So after a lot of thinking and soul searching i decided to write a a personal piece on traditional values and how we seem to be loosing them at each day passing.
So as you may recently know it was rememberence weekend there just gone and for the week previous to that i decided to wear a poppy as a sign of respect for my grandfather and great uncles who gave their time in the services. So i put it on my jacket and with help from a friend i got it on and walked thru town and wore my poppy with pride. Sadly though i was greeted with insults was sadly called colourful names and even spat upon by a few people. One thing that litterly nearly killed me was when a complete stranger come up to me and well insulted the hell out of me for wearing my poppy. I have to say after that encounter i ran home in tears crying and was also angry as anything. Now i did my research and looked into the rights and wrongs of wearing my poppy but also when i did my research i felt angry and hurt. It was only in the past week i was made feel better when myself when i saw an elderly gentleman selling poppies by the supermarket and when i talked to him about his charity i brought the incident in question and he told me in no uncertain words if you want to show respect and support than do what you can and wear your poppy with pride. I have to say after the conversation i felt enlightened and happy that his man could support my actions and also not make me feel bad in this.
But im not writing this piece in relation to last weeks issues. I feel that i should write this piece and ask the question of what or where exactly did we loose our traditions and why and what for? I remember growing up in a typical irish childhood in ireland. We always did things with mum and dads guidence advice and blessings. i always remember going to church and well going to see the grandparents going for sunday drives and even when i was at home with mum when i was small she would always hold little parties and play dress up with me and let me friend and me play in her old clothes and play fashion shows. Mum would always say to me though one day you will get older and you wont want to do this anymore. As i got older i played less games and decided to go up. As the years went on less and less traditions were happening in my house and with my family.
As the years went by the sunday drives died down the less frequent trips to the grandparents and than the less times i got to play dress up. It wasnt sad in a way it was a thing of sadly loosing interest and also not making the time to do all these fun things in. It was when i went into middle school and than started secondary school i discovered that i didnt want to do these so called traditions. When i hit my teens i was more about being into myself and finding out who i was and all that other baggage that comes with been a teenager. It was than i would have well disgreements with mum. i would always get the you never go to church and you never make the effort for your friends anymore and also why dont you like certain things now. It was than i gave her the cut off comment i dont care about them anymore. When i said that to her it made her sad and now even thinking about it it does now actaully make me think f**k i should of not said that.

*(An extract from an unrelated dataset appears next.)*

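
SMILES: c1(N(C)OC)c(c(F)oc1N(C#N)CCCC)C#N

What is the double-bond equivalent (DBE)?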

But when it comes to every day traditions you sadly dont see them now in every day life. For example you cant have a army salute or have a rifle on display for memorial day in the uk because of health and safety and it could cause and offend other people. Now when i heard this it made me sad and angry as well. But i think though in a country that i live in that once was so steeped in tradition you kind of have to ask the following. Do i need your permission for this should i worry that it may cause offensive. Nopw i just think sadly we seem to be loosing traditions in our every day lifes.
I think tradition means to me is when i remember certain dates of certain things that happened and that made me happy. I also like to think that i would also celebrate certain events also in my own home and even when it comes to friends and family that may have passed on. I would also like to think that i would also raise a glass to those who may not be here with me by my side but i would remember certain things about them that make me happy and smile when i think of them.
I think sadly in todays world we live in we have no time or room for sentament and that in its self makes me really sad. It kind of breaks my heart in a lot of ways. Now i would not say it nice its just sadly i think that when the next generation comes up and asks me on what they did on certain dates i may not have a answer to give them at all. Seeing as the fact that we now have the internet for all of historys answers which is at times so not right at all. i think its right for me to answer this question will the next generation be asking our elderly folks questions on what happened in todays world or would they go to the trust internet and get their answers there.
But i will leave you with this. A wise young man once said to me who knows what the future holds or more importantly what it hides. My answer to this is who knows how to answer this question at all.